Et il y a la commune de Vénissieux aussi, alors ça peut paraître surprenant, qui est plutôt bien classée, quatrième je crois, alors que vous avez annoncé la semaine dernière, donc vous aviez procédé un signalement pour des soupçons de détournements de fonds publics concernant une subvention de 600 000 euros au journal Expression. Expliquez-nous un petit peu ce signalement et pourquoi finalement, malgré ce signalement, Vénissieux se retrouve à la quatrième place ?
Oui c'est vrai, notre étude est théorique, c'est-à-dire qu'elle analyse la façon dont sont rédigés les règlements intérieurs par rapport à ce que nous on attend de comment une démocratie locale devrait fonctionner. Ça ne veut pas dire que c'est un blanc-seing sur tout le reste de la gestion de la commune, absolument pas. Voilà, c'est pas parce que Villeurbanne gagne que Villeurbanne ne fera jamais ou n'a jamais fait de bêtises, bon voilà, c'est tout à fait possible. Et sur le cas de Vénissieux par exemple, cette histoire de subvention pour laquelle on a fait un signalement ne correspond à aucun des points du règlement intérieur. Il s'agit simplement de savoir si la décision politique qui a été prise à Vénissieux de créer une subvention pour ce média est légale ou pas, est constitutive d'une infraction ou pas. Et donc le signalement porte là-dessus, il n'y a pas vraiment de lien avec le règlement intérieur qui lui décrit comment fonctionne la commune.
Et pour conclure, on a Rillieux-la-Pape alors qui est hors catégorie parce que vous n'êtes pas parvenu à obtenir le règlement intérieur. On a eu le maire Julien Smatti, maire Les Républicains, qui dit n'avoir eu aucun vent de ces sollicitations pour obtenir le règlement intérieur. C'est la seule commune pour laquelle vous n'avez pas eu ce règlement ?

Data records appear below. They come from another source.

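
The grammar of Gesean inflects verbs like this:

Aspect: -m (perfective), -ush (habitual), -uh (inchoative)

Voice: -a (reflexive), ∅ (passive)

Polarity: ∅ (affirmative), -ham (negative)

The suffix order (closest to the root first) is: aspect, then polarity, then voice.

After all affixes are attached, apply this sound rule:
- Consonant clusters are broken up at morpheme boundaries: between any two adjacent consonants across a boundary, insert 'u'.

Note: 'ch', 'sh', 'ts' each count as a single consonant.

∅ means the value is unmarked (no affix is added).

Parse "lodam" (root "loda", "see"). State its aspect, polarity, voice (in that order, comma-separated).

perfective, affirmative, passive

Segment: loda-m.
aspect: -m → perfective.
polarity: ∅ → affirmative.
voice: ∅ → passive.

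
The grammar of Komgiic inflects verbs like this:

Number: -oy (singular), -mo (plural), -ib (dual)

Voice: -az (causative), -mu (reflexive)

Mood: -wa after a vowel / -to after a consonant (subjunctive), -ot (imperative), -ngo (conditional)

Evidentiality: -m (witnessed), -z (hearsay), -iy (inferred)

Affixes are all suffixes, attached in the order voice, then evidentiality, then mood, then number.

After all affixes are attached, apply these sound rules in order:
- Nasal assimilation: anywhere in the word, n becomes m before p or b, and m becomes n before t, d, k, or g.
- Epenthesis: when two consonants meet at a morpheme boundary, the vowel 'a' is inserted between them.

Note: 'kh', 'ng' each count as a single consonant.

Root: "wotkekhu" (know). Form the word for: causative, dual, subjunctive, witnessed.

Attach voice causative -az → wotkekhuaz.
Attach evidentiality witnessed -m → wotkekhuazm.
Attach mood subjunctive -to (after consonant 'm') → wotkekhuazmto.
Attach number dual -ib → wotkekhuazmtoib.
Apply nasal assimilation: wotkekhuazmtoib → wotkekhuazntoib.
Apply epenthesis: wotkekhuazntoib → wotkekhuazanatoib.

wotkekhuazanatoib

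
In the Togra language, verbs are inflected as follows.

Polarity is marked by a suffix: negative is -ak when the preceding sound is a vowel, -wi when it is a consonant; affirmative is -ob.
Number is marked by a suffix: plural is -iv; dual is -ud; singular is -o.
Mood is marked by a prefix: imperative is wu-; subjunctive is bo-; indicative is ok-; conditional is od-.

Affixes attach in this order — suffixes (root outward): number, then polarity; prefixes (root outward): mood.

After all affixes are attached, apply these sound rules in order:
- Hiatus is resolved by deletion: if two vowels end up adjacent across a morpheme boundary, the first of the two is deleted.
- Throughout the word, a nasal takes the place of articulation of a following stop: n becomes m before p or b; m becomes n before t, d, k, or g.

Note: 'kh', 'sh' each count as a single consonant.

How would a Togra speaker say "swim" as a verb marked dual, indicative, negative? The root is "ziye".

Attach number dual -ud → ziyeud.
Attach mood indicative ok- → okziyeud.
Attach polarity negative -wi (after consonant 'd') → okziyeudwi.
Apply vowel deletion: okziyeudwi → okziyudwi.
Nasal assimilation: no change.

okziyudwi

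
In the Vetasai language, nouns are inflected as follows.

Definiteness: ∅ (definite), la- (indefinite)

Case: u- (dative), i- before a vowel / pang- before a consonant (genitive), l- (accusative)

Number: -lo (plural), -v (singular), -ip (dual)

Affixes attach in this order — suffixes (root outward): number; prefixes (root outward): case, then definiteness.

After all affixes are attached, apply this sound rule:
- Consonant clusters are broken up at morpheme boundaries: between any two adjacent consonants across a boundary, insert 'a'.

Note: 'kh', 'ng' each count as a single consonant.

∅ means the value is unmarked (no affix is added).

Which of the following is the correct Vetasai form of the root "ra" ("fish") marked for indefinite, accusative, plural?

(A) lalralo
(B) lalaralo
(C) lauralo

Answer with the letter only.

Attach number plural -lo → ralo.
Attach case accusative l- → lralo.
Attach definiteness indefinite la- → lalralo.
Apply epenthesis: lalralo → lalaralo.
So the correct form is lalaralo, option (B).
(C) lauralo is wrong: it uses dative instead of accusative for case.
(A) lalralo is wrong: it fails to apply the sound rule(s).

B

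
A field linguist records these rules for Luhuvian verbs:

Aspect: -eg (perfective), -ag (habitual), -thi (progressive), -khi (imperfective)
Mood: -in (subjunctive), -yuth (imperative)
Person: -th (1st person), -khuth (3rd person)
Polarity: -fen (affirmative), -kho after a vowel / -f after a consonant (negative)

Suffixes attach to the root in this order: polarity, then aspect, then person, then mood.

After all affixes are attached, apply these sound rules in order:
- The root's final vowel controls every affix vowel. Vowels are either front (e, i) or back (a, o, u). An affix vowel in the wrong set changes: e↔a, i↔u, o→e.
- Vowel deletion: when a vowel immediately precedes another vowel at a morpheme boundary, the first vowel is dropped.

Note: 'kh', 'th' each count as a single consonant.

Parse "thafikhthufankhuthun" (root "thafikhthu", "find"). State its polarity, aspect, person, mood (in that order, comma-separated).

affirmative, imperfective, 1st person, subjunctive

Segment: thafikhthu-fen-khi-th-in.
polarity: -fen → affirmative.
aspect: -khi → imperfective.
person: -th → 1st person.
mood: -in → subjunctive.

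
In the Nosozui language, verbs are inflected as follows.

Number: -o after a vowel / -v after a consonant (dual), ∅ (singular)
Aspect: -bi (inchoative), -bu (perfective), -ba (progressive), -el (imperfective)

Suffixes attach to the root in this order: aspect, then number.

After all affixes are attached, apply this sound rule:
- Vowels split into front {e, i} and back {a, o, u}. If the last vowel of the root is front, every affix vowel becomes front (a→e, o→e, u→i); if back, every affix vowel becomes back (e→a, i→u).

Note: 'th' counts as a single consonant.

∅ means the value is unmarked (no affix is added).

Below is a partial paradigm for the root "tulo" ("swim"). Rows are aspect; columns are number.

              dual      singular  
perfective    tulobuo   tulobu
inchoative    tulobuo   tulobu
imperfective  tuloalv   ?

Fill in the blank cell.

Attach aspect imperfective -el → tuloel.
number = singular: zero marking, form stays tuloel.
Apply vowel harmony: tuloel → tuloal.

tuloal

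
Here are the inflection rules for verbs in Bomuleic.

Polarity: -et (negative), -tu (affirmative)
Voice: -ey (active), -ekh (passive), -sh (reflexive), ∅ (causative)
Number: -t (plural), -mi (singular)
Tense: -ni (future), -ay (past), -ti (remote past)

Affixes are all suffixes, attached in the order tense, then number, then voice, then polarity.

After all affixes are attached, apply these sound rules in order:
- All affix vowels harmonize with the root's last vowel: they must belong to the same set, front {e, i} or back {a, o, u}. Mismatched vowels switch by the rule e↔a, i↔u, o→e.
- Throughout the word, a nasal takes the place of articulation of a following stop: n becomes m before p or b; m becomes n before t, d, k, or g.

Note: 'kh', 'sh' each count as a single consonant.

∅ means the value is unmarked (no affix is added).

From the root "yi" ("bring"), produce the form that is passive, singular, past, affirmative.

Attach tense past -ay → yiay.
Attach number singular -mi → yiaymi.
Attach voice passive -ekh → yiaymiekh.
Attach polarity affirmative -tu → yiaymiekhtu.
Apply vowel harmony: yiaymiekhtu → yieymiekhti.
Nasal assimilation: no change.

yieymiekhti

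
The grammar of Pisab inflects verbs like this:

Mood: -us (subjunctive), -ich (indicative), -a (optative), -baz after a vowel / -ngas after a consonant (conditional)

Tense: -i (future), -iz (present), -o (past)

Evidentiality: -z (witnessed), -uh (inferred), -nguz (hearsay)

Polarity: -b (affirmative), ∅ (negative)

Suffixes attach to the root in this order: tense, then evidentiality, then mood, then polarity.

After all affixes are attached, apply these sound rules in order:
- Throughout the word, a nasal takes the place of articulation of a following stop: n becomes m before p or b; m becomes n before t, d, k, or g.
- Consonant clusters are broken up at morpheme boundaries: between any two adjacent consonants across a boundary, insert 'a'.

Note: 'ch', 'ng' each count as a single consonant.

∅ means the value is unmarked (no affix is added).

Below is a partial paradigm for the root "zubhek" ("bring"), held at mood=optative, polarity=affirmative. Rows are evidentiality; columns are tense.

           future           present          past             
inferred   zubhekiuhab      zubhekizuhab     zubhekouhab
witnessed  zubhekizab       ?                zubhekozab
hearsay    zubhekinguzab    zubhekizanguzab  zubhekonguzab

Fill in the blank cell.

zubhekizazab

Attach tense present -iz → zubhekiz.
Attach evidentiality witnessed -z → zubhekizz.
Attach mood optative -a → zubhekizza.
Attach polarity affirmative -b → zubhekizzab.
Nasal assimilation: no change.
Apply epenthesis: zubhekizzab → zubhekizazab.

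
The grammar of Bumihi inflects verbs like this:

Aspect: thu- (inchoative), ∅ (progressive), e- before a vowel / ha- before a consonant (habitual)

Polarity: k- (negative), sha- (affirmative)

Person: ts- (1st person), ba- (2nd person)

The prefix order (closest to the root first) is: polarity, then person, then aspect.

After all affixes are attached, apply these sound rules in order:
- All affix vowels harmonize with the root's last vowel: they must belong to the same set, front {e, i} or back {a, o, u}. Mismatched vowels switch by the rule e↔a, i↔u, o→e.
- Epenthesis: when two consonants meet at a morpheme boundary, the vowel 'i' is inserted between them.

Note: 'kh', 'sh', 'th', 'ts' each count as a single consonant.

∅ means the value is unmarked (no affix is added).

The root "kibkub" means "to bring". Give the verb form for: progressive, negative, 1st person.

tsikikibkub

Attach polarity negative k- → kkibkub.
Attach person 1st person ts- → tskkibkub.
aspect = progressive: zero marking, form stays tskkibkub.
Vowel harmony: no change.
Apply epenthesis: tskkibkub → tsikikibkub.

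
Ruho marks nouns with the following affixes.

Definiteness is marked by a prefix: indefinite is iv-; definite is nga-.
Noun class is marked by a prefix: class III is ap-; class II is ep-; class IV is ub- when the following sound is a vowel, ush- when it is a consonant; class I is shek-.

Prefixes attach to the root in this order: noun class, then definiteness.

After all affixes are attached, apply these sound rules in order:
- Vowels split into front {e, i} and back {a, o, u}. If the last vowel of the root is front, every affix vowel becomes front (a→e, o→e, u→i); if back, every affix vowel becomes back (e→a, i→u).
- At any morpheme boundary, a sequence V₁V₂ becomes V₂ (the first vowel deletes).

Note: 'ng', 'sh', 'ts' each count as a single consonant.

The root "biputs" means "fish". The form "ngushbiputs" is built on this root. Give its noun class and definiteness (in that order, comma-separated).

Segment: nga-ush-biputs.
noun class: ub/ush- → class IV.
definiteness: nga- → definite.

class IV, definite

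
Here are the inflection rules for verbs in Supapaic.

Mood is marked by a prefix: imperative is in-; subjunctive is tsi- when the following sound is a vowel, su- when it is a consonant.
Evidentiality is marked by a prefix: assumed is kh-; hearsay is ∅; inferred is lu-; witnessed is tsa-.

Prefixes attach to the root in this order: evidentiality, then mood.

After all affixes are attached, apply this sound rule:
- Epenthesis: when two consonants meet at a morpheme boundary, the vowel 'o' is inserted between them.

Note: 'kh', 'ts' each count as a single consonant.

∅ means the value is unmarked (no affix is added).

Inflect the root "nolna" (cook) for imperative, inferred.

Attach evidentiality inferred lu- → lunolna.
Attach mood imperative in- → inlunolna.
Apply epenthesis: inlunolna → inolunolna.

inolunolna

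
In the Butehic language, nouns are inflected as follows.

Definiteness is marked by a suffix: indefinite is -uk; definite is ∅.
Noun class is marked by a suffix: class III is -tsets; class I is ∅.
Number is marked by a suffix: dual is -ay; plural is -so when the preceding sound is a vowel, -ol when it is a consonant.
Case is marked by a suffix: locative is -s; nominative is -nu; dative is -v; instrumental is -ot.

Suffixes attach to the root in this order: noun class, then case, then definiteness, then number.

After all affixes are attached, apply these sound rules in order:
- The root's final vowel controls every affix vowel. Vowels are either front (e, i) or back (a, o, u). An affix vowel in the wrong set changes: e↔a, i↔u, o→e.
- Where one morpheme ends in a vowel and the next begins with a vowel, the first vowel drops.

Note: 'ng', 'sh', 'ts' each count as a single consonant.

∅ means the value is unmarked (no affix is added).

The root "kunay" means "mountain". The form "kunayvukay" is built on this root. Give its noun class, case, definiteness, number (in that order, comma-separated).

Segment: kunay-v-uk-ay.
noun class: ∅ → class I.
case: -v → dative.
definiteness: -uk → indefinite.
number: -ay → dual.

class I, dative, indefinite, dual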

Et bien c'est la seule des 26 communes, oui tout à fait, qui nous l'a pas fourni. Donc pour certaines, c'est disponible en ligne, on peut le télécharger. Pour d'autres, on a envoyé un petit e-mail à la mairie, on nous l'a envoyé tout de suite. Pour certaines, pour 3-4 communes, il me semble, il a fallu envoyer un petit recommandé avec accusé de réception, mais on a fini par l'avoir. Et Rillieux-la-Pape est pourtant passée par toutes ces étapes-là, donc ce n'est pas sur le site, on n'a pas répondu à notre réponse, on n'a pas répondu à notre recommandé, on a un accusé de réception, après peut-être ça s'est perdu dans les services, mais du coup, que le maire n'hésite surtout pas à nous l'envoyer, notre adresse email est publique.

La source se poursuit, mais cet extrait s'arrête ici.